Reka

géographe cartographe information designer - rêveur utopiste et partageur de savoirs

  • « Les femmes ont pour injonction de ne pas prendre trop de place » | jef klak

    http://jefklak.org/?p=3373

    Ne ratez pas ce super entretien où @mona raconte un peu de chez soi et un peu de beauté fatale. Comme d’hab très bien. On s’y retrouve parfois dans certains portraits

    Je cite l’exemple d’une ouvrière qui a l’impression que les chefs font exprès de fractionner son temps de congé et de loisir, de sorte qu’elle n’a jamais plusieurs jours de repos d’affilée. Dès lors, le peu de temps passé à la maison ne peut être que consacré à faire les vitres ou aux lessives en retard. C’est une course permanente qui ne laisse jamais de vrai temps à soi. J’ai lu dernièrement le témoignage d’une esthéticienne qui louait son appartement pour n’y passer que son temps de sommeil, tellement ses amplitudes horaires de travail étaient grandes. Comment développer un lien avec le lieu où l’on vit dans de telles conditions ?

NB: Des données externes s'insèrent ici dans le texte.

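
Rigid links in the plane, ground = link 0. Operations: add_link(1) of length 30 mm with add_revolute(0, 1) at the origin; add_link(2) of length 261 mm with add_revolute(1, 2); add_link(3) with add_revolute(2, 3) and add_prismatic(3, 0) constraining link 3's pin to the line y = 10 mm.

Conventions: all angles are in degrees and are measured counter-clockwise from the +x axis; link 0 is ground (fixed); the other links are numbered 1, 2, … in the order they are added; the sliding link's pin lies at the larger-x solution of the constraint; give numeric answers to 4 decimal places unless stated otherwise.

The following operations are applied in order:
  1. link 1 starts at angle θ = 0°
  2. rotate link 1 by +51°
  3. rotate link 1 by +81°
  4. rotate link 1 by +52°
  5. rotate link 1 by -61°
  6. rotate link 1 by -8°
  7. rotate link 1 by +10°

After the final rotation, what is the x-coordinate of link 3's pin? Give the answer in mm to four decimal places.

geometry: r = 30 mm, L = 261 mm, e = 10 mm; θ starts at 0°
rotate link 1 by +51°: θ ← 0° +51° = 51°
rotate link 1 by +81°: θ ← 51° +81° = 132°
rotate link 1 by +52°: θ ← 132° +52° = 184°
rotate link 1 by -61°: θ ← 184° -61° = 123°
rotate link 1 by -8°: θ ← 123° -8° = 115°
rotate link 1 by +10°: θ ← 115° +10° = 125°
crank pin P = (r cos θ, r sin θ) = (-17.207293, 24.574561)
h = r sin θ − e = 24.574561 − 10 = 14.574561
x = r cos θ + √(L² − h²) = -17.207293 + 260.592752 = 243.385458

243.3855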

    Cela dit, penser le foyer comme émancipateur semble aussi difficile pour les classes moyennes ou supérieures. Dans pas mal de foyers riches, la maison n’est pas vraiment habitée.

    • Oui merci @mona

      En tant que femme, on est toujours encouragée à se demander comment on est perçue, de quoi on a l’air, si on est désirée ou pas, et pas tellement ce qu’on désire soi-même, ce qu’on pense, comment on juge les autres… Ce déséquilibre-là est ravageur, il nous fragilise terriblement. On se laisse ballotter au gré du regard et du jugement des autres au lieu de se demander de quoi on a envie et de s’affirmer en tant que sujet. L’enjeu derrière la beauté est là : dans le déséquilibre entre la dimension d’objet et la dimension de sujet. Ce déséquilibre est évident dans la culture et dans l’art. Aux États-Unis, le groupe d’artistes féministes Guérilla Girls dénonce le sexisme à l’œuvre dans les musées en montrant le décalage entre la faible représentation de femmes artistes exposantes et à l’inverse la surreprésentation de femmes nues exposées. Les femmes ne sont pas incitées à développer leur vision du monde et à s’affirmer ou à développer leur personnalité, mais à se constituer comme des objets d’agrément, un peu décoratifs.

      #male_gaze

      Les garçons sont aussi élevés pour se conformer à un modèle, mais c’est un modèle de force – et ils souffrent quand ils ne correspondent pas à ce critère (lorsqu’ils sont chétifs ou vulnérables, par exemple). Ce qu’on apprend aux filles, c’est à être en position de faiblesse.

    • Merci beaucoup à vous !

      Je regrette un peu de ne pas avoir précisé un truc, à propos de l’idée que dénoncer les normes reviendrait à exercer soi-même une tyrannie : c’est que ces normes, en plus d’être beaucoup plus puissantes que nos critiques, ne sont pas innocentes, elles ne sont pas choisies arbitrairement ("tiens, on va dire que c’est bien d’être maigre, plutôt que de dire que c’est bien d’être grosse"). Il y a le plus souvent beaucoup de violence et de haine derrière elles. Les seins siliconés, c’est l’idée qu’on doit se façonner en fonction du regard masculin (ou de ce qu’on en imagine), faire passer l’image qu’on donne avant ce qu’on ressent (perte de la sensibilité des tétons), souffrir dans sa chair pour être jugée belle et digne d’être aimée. La minceur, c’est l’injonction à disparaître. Je suis sidérée quand la dénonciation de la maigreur imposée est assimilée à du « body shaming » (ce que j’entends de plus en plus souvent), je trouve ça désespérant. Il y a un refus d’analyse qui se fait passer pour de l’orthodoxie féministe. Ça ne veut évidemment pas dire que les femmes minces, ou maigres, ou anorexiques, sont complices de cette oppression (quelle horreur), mais si on s’interdit de dénoncer ce modèle, on est mal barrées.